Muitos canoenses como eu viram a cidade crescer e aos poucos ir engolindo áreas verdes enormes, numa sanha imobiliária que ainda nos dias de hoje prepondera. Todos os dias recebo panfletos nos sinais sobre novos empreendimentos imobiliários em Canoas. E o mais interessante é que a maioria dessas pessoas que entregam os panfletos sequer possuem moradia própria. Lembro também de alguns lugares onde eu e meu irmão brincávamos na infância e que hoje habitam somente em nossa memória. Por isso, é que muitas vezes observo bastante preocupado a fúria imobiliária que acomete os últimos redutos verdes de Canoas. Muitas árvores frondosas já foram imoladas por aqui para acolher residenciais e condomínios de luxo.

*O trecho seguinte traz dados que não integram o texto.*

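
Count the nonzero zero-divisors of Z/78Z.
Z/78Z has 53 nonzero zero-divisors

In Z/78Z each nonzero element is either a unit (gcd with 78 is 1) or a zero-divisor (gcd > 1). The number of units is φ(78): factorise 78 = 2 · 3 · 13, so φ(78) = (2 − 1) · (3 − 1) · (13 − 1) = 1 · 2 · 12 = 24. The nonzero elements number 78 − 1 = 77. Hence the nonzero zero-divisors number 77 − 24 = 53.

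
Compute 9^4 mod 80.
Use repeated squaring. Binary(4) = 100. Walk through the bits of the exponent 4 left-to-right: at each bit after the leading one, square the running value, then multiply by 9 if the bit is 1 (always reducing mod 80):
  bit 1 = 1 (leading): start with 9.
  bit 2 = 0: square 9^2 = 81 ≡ 1 (mod 80).
  bit 3 = 0: square 1^2 = 1 (mod 80).
Final value: 9^4 ≡ 1 (mod 80).

Final answer: 1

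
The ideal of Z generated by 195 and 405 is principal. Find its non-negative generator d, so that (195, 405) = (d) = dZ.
(195, 405) = (15); d = 15

In the PID Z, (a, b) is generated by gcd(a, b). Compute gcd(405, 195) with the extended Euclidean algorithm, tracking rows (r, s, t) with s·405 + t·195 = r:
  row A: (405, 1, 0)   [1·405 + 0·195 = 405]
  row B: (195, 0, 1)   [0·405 + 1·195 = 195]
  405 = 2·195 + 15   → row C = row A − 2·row B = (15, 1, −2)   [check: 1·405 − 2·195 = 15]
  195 = 13·15 + 0   → remainder 0, stop. gcd = 15 (last nonzero row C).
So gcd(195, 405) = 15, with Bézout identity 1·405 − 2·195 = 15. Containment (⊇): the Bézout identity exhibits 15 as an element of (195, 405), giving (15) ⊆ (195, 405). Containment (⊆): since 15 | 195 and 15 | 405 (195 = 15·13, 405 = 15·27), every Z-linear combination of 195 and 405 is divisible by 15, so (195, 405) ⊆ (15). Therefore (195, 405) = (15), d = 15.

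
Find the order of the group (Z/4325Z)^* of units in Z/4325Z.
|(Z/4325Z)^*| = 3440

(Z/4325Z)^* consists of the classes a with gcd(a, 4325) = 1, so its order is φ(4325). φ is multiplicative, with φ(p^e) = p^e − p^(e−1). Factorise 4325 = 5^2 · 173. Then
  φ(4325) = (5^2 − 5^1) · (173 − 1) = 20 · 172 = 3440.
Thus |(Z/4325Z)^*| = 3440.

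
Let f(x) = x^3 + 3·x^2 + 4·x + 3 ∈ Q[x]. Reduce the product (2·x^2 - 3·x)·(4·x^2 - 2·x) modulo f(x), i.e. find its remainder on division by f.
First multiply in Q[x] without reducing: a · b = 8·x^4 - 16·x^3 + 6·x^2. Now divide by f(x) = x^3 + 3·x^2 + 4·x + 3, eliminating the leading term at each step:
  leading term 8·x^4: subtract (8·x)·f(x) = 8·x^4 + 24·x^3 + 32·x^2 + 24·x, leaving -40·x^3 - 26·x^2 - 24·x
  leading term -40·x^3: subtract (-40)·f(x) = -40·x^3 - 120·x^2 - 160·x - 120, leaving 94·x^2 + 136·x + 120
The degree is now < 3, so this is the remainder. Hence a · b ≡ 94·x^2 + 136·x + 120 in Q[x]/(f).

Final answer: a · b ≡ 94·x^2 + 136·x + 120 (mod f(x))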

Embora utilizada para acolher uma população que muito necessitava de moradias e que, por isso, pode se considerar bem utilizada, uma das áreas verdes mais lindas de Canoas que tenho em minha memória, e que foi parte importante da juventude de muitos canoenses como eu, foi a Fazenda Guajiviras, e que hoje é um dos mais populosos bairros da cidade.

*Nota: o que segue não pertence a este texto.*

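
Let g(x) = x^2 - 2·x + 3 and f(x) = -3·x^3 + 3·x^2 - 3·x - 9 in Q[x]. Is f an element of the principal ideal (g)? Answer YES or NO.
In Q[x] the ideal (g) consists of all multiples of g, so f ∈ (g) iff g | f, i.e. iff the remainder of f on division by g is 0. Divide f by g (g is monic, so eliminate the leading term of the running remainder at each step):
  leading term -3·x^3: subtract (-3·x)·g(x) = -3·x^3 + 6·x^2 - 9·x, leaving -3·x^2 + 6·x - 9
  leading term -3·x^2: subtract (-3)·g(x) = -3·x^2 + 6·x - 9, leaving 0
The remainder is 0, so f(x) = g(x) · h(x) with h(x) = -3·x - 3. Hence g | f, i.e. f ∈ (g).

Final answer: YES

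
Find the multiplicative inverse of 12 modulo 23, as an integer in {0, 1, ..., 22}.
Apply the extended Euclidean algorithm to (23, 12), tracking rows (r, s, t) with s·23 + t·12 = r. Each division r_prev = q·r_cur + r_new produces the new row as (previous row) − q·(current row):
  row A: (23, 1, 0)   [1·23 + 0·12 = 23]
  row B: (12, 0, 1)   [0·23 + 1·12 = 12]
  23 = 1·12 + 11   → row C = row A − 1·row B = (11, 1, −1)   [check: 1·23 − 1·12 = 11]
  12 = 1·11 + 1   → row D = row B − 1·row C = (1, −1, 2)   [check: −1·23 + 2·12 = 1]
  11 = 11·1 + 0   → remainder 0, stop. gcd = 1 (last nonzero row D).
The gcd is 1, so 12 is invertible mod 23. The last nonzero row gives −1·23 + 2·12 = 1, so t = 2. So 12^(−1) ≡ 2 (mod 23). Verify: 12 · 2 = 24 ≡ 1 (mod 23). ✓

Final answer: 12^(−1) ≡ 2 (mod 23)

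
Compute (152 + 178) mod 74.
34

Reduce the summands first: 152 ≡ 4, 178 ≡ 30 (mod 74), so 152 + 178 ≡ 4 + 30 (mod 74). 4 + 30 = 34; 34 = 0·74 + 34, so (152 + 178) mod 74 = 34.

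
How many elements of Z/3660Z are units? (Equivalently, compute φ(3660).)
An element a ∈ Z/3660Z is a unit iff gcd(a, 3660) = 1, so the number of units is φ(3660). φ is multiplicative, with φ(p^e) = p^e − p^(e−1). Factorise 3660 = 2^2 · 3 · 5 · 61. Then
  φ(3660) = (2^2 − 2^1) · (3 − 1) · (5 − 1) · (61 − 1) = 2 · 2 · 4 · 60 = 960.

Final answer: Z/3660Z has φ(3660) = 960 units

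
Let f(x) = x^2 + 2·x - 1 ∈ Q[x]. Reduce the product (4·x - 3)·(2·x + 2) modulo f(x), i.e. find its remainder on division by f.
First multiply in Q[x] without reducing: a · b = 8·x^2 + 2·x - 6. Now divide by f(x) = x^2 + 2·x - 1, eliminating the leading term at each step:
  leading term 8·x^2: subtract (8)·f(x) = 8·x^2 + 16·x - 8, leaving 2 - 14·x
The degree is now < 2, so this is the remainder. Hence a · b ≡ 2 - 14·x in Q[x]/(f).

Final answer: a · b ≡ 2 - 14·x (mod f(x))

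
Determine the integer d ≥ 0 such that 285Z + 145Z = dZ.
(285, 145) = (5); d = 5

In the PID Z, (a, b) is generated by gcd(a, b). Compute gcd(285, 145) with the extended Euclidean algorithm, tracking rows (r, s, t) with s·285 + t·145 = r:
  row A: (285, 1, 0)   [1·285 + 0·145 = 285]
  row B: (145, 0, 1)   [0·285 + 1·145 = 145]
  285 = 1·145 + 140   → row C = row A − 1·row B = (140, 1, −1)   [check: 1·285 − 1·145 = 140]
  145 = 1·140 + 5   → row D = row B − 1·row C = (5, −1, 2)   [check: −1·285 + 2·145 = 5]
  140 = 28·5 + 0   → remainder 0, stop. gcd = 5 (last nonzero row D).
So gcd(285, 145) = 5, with Bézout identity −1·285 + 2·145 = 5. Containment (⊇): the Bézout identity exhibits 5 as an element of (285, 145), giving (5) ⊆ (285, 145). Containment (⊆): since 5 | 285 and 5 | 145 (285 = 5·57, 145 = 5·29), every Z-linear combination of 285 and 145 is divisible by 5, so (285, 145) ⊆ (5). Therefore (285, 145) = (5), d = 5.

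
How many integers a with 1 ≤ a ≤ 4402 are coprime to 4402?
2100

The number of a ∈ {1, ..., 4402} with gcd(a, 4402) = 1 is by definition Euler's totient φ(4402). φ is multiplicative, with φ(p^e) = p^e − p^(e−1). Factorise 4402 = 2 · 31 · 71. Then
  φ(4402) = (2 − 1) · (31 − 1) · (71 − 1) = 1 · 30 · 70 = 2100.
So there are 2100 such integers.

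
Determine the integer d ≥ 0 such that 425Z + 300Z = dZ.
In the PID Z, (a, b) is generated by gcd(a, b). Compute gcd(425, 300) with the extended Euclidean algorithm, tracking rows (r, s, t) with s·425 + t·300 = r:
  row A: (425, 1, 0)   [1·425 + 0·300 = 425]
  row B: (300, 0, 1)   [0·425 + 1·300 = 300]
  425 = 1·300 + 125   → row C = row A − 1·row B = (125, 1, −1)   [check: 1·425 − 1·300 = 125]
  300 = 2·125 + 50   → row D = row B − 2·row C = (50, −2, 3)   [check: −2·425 + 3·300 = 50]
  125 = 2·50 + 25   → row E = row C − 2·row D = (25, 5, −7)   [check: 5·425 − 7·300 = 25]
  50 = 2·25 + 0   → remainder 0, stop. gcd = 25 (last nonzero row E).
So gcd(425, 300) = 25, with Bézout identity 5·425 − 7·300 = 25. Containment (⊇): the Bézout identity exhibits 25 as an element of (425, 300), giving (25) ⊆ (425, 300). Containment (⊆): since 25 | 425 and 25 | 300 (425 = 25·17, 300 = 25·12), every Z-linear combination of 425 and 300 is divisible by 25, so (425, 300) ⊆ (25). Therefore (425, 300) = (25), d = 25.

Final answer: (425, 300) = (25); d = 25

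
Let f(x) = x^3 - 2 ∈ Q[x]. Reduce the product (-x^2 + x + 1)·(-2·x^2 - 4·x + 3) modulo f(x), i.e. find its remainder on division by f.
First multiply in Q[x] without reducing: a · b = 2·x^4 + 2·x^3 - 9·x^2 - x + 3. Now divide by f(x) = x^3 - 2, eliminating the leading term at each step:
  leading term 2·x^4: subtract (2·x)·f(x) = 2·x^4 - 4·x, leaving 2·x^3 - 9·x^2 + 3·x + 3
  leading term 2·x^3: subtract (2)·f(x) = 2·x^3 - 4, leaving -9·x^2 + 3·x + 7
The degree is now < 3, so this is the remainder. Hence a · b ≡ -9·x^2 + 3·x + 7 in Q[x]/(f).

Final answer: a · b ≡ -9·x^2 + 3·x + 7 (mod f(x))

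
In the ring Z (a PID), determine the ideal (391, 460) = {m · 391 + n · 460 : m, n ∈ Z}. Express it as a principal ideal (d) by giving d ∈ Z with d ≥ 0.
(391, 460) = (23); d = 23

In the PID Z, (a, b) is generated by gcd(a, b). Compute gcd(460, 391) with the extended Euclidean algorithm, tracking rows (r, s, t) with s·460 + t·391 = r:
  row A: (460, 1, 0)   [1·460 + 0·391 = 460]
  row B: (391, 0, 1)   [0·460 + 1·391 = 391]
  460 = 1·391 + 69   → row C = row A − 1·row B = (69, 1, −1)   [check: 1·460 − 1·391 = 69]
  391 = 5·69 + 46   → row D = row B − 5·row C = (46, −5, 6)   [check: −5·460 + 6·391 = 46]
  69 = 1·46 + 23   → row E = row C − 1·row D = (23, 6, −7)   [check: 6·460 − 7·391 = 23]
  46 = 2·23 + 0   → remainder 0, stop. gcd = 23 (last nonzero row E).
So gcd(391, 460) = 23, with Bézout identity 6·460 − 7·391 = 23. Containment (⊇): the Bézout identity exhibits 23 as an element of (391, 460), giving (23) ⊆ (391, 460). Containment (⊆): since 23 | 391 and 23 | 460 (391 = 23·17, 460 = 23·20), every Z-linear combination of 391 and 460 is divisible by 23, so (391, 460) ⊆ (23). Therefore (391, 460) = (23), d = 23.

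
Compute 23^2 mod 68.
53

Use repeated squaring. Binary(2) = 10. Walk through the bits of the exponent 2 left-to-right: at each bit after the leading one, square the running value, then multiply by 23 if the bit is 1 (always reducing mod 68):
  bit 1 = 1 (leading): start with 23.
  bit 2 = 0: square 23^2 = 529 ≡ 53 (mod 68).
Final value: 23^2 ≡ 53 (mod 68).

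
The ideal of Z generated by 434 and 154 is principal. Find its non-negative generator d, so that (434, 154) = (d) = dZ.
(434, 154) = (14); d = 14

In the PID Z, (a, b) is generated by gcd(a, b). Compute gcd(434, 154) with the extended Euclidean algorithm, tracking rows (r, s, t) with s·434 + t·154 = r:
  row A: (434, 1, 0)   [1·434 + 0·154 = 434]
  row B: (154, 0, 1)   [0·434 + 1·154 = 154]
  434 = 2·154 + 126   → row C = row A − 2·row B = (126, 1, −2)   [check: 1·434 − 2·154 = 126]
  154 = 1·126 + 28   → row D = row B − 1·row C = (28, −1, 3)   [check: −1·434 + 3·154 = 28]
  126 = 4·28 + 14   → row E = row C − 4·row D = (14, 5, −14)   [check: 5·434 − 14·154 = 14]
  28 = 2·14 + 0   → remainder 0, stop. gcd = 14 (last nonzero row E).
So gcd(434, 154) = 14, with Bézout identity 5·434 − 14·154 = 14. Containment (⊇): the Bézout identity exhibits 14 as an element of (434, 154), giving (14) ⊆ (434, 154). Containment (⊆): since 14 | 434 and 14 | 154 (434 = 14·31, 154 = 14·11), every Z-linear combination of 434 and 154 is divisible by 14, so (434, 154) ⊆ (14). Therefore (434, 154) = (14), d = 14.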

Mas a resistência demonstrada pela natureza é impressionante, porque onde houver uma pequena “janela de oportunidade”, como dizem os atuais papas da economia, ela é capaz de ressuscitar e mostrar toda sua pujança. Diferentemente de muitas pessoas que ao menor sinal de dificuldades se mostram prostradas e desistem de seus objetivos, a natureza busca alternativas de continuar sua jornada, ignorando o caminho difícil e as condições inadequadas impostas.

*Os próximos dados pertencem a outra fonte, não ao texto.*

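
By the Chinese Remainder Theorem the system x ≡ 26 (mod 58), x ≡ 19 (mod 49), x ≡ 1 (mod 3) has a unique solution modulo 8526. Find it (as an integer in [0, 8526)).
The moduli 58, 49, 3 are pairwise coprime, so by the CRT there is a unique solution mod 58·49·3 = 8526.
Solve by successive substitution. Start with x ≡ 26 (mod 58).
  Combine with x ≡ 19 (mod 49): write x = 26 + 58·t and require 26 + 58·t ≡ 19 (mod 49), i.e. 58·t ≡ 19 − 26 ≡ 42 (mod 49). Since 58^(−1) ≡ 11 (mod 49) (58 ≡ 9 (mod 49)), t ≡ 11·42 ≡ 21 (mod 49). So x ≡ 26 + 58·21 = 1244 (mod 2842).
  Combine with x ≡ 1 (mod 3): write x = 1244 + 2842·t and require 1244 + 2842·t ≡ 1 (mod 3), i.e. 2842·t ≡ 1 − 1244 ≡ 2 (mod 3). Since 2842^(−1) ≡ 1 (mod 3) (2842 ≡ 1 (mod 3)), t ≡ 1·2 ≡ 2 (mod 3). So x ≡ 1244 + 2842·2 = 6928 (mod 8526).
Unique solution in [0, 8526): x = 6928.

Final answer: x ≡ 6928 (mod 8526); the representative in [0, 8526) is 6928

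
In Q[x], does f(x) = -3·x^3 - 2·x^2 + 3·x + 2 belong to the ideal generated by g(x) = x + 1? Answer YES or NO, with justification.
YES

In Q[x] the ideal (g) consists of all multiples of g, so f ∈ (g) iff g | f, i.e. iff the remainder of f on division by g is 0. Divide f by g (g is monic, so eliminate the leading term of the running remainder at each step):
  leading term -3·x^3: subtract (-3·x^2)·g(x) = -3·x^3 - 3·x^2, leaving x^2 + 3·x + 2
  leading term x^2: subtract (x)·g(x) = x^2 + x, leaving 2·x + 2
  leading term 2·x: subtract (2)·g(x) = 2·x + 2, leaving 0
The remainder is 0, so f(x) = g(x) · h(x) with h(x) = -3·x^2 + x + 2. Hence g | f, i.e. f ∈ (g).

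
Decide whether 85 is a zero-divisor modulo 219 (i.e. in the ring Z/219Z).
gcd(85, 219) = 1, so 85 is a unit in Z/219Z (it has a multiplicative inverse). A unit cannot be a zero-divisor: if 85·b ≡ 0 then multiplying both sides by 85^(−1) gives b ≡ 0. So 85 is not a zero-divisor.

Final answer: NO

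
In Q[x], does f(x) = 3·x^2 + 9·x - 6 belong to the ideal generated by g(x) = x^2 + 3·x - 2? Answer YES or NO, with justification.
In Q[x] the ideal (g) consists of all multiples of g, so f ∈ (g) iff g | f, i.e. iff the remainder of f on division by g is 0. Divide f by g (g is monic, so eliminate the leading term of the running remainder at each step):
  leading term 3·x^2: subtract (3)·g(x) = 3·x^2 + 9·x - 6, leaving 0
The remainder is 0, so f(x) = g(x) · h(x) with h(x) = 3. Hence g | f, i.e. f ∈ (g).

Final answer: YES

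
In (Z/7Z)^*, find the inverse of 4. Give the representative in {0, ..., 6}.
Apply the extended Euclidean algorithm to (7, 4), tracking rows (r, s, t) with s·7 + t·4 = r. Each division r_prev = q·r_cur + r_new produces the new row as (previous row) − q·(current row):
  row A: (7, 1, 0)   [1·7 + 0·4 = 7]
  row B: (4, 0, 1)   [0·7 + 1·4 = 4]
  7 = 1·4 + 3   → row C = row A − 1·row B = (3, 1, −1)   [check: 1·7 − 1·4 = 3]
  4 = 1·3 + 1   → row D = row B − 1·row C = (1, −1, 2)   [check: −1·7 + 2·4 = 1]
  3 = 3·1 + 0   → remainder 0, stop. gcd = 1 (last nonzero row D).
The gcd is 1, so 4 is invertible mod 7. The last nonzero row gives −1·7 + 2·4 = 1, so t = 2. So 4^(−1) ≡ 2 (mod 7). Verify: 4 · 2 = 8 ≡ 1 (mod 7). ✓

Final answer: 4^(−1) ≡ 2 (mod 7)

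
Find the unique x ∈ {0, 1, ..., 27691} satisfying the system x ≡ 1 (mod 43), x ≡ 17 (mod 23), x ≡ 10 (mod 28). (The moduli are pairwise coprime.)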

É este exemplo que busquei na edição de setembro da Folha do Meio Ambiente, mais conhecida por folha do meio (www.folhadomeio.com.br) , periódico publicado em Brasília por meu amigo e jornalista Silvestre Gorgulho, onde outrora publiquei alguns excertos da temática ambiental. Nesta edição o Silvestre, através das lentes do fotografo Leandro Barcellos, traz um pé de ipê que foi arrancado da floresta para servir de poste. Este exemplo de Porto Velho, em Rondônia, é muito forte. E pontual. O tronco do ipê amarelo cortado e transformado em poste recebe todo tipo de fiação. Fios de energia, de telefonia, de tevê a cabo e até a iluminação pública. A foto de Leandro Barcellos mostra bem como o emaranhado de fios, pregos, ganchos e arames sufoca o ipê.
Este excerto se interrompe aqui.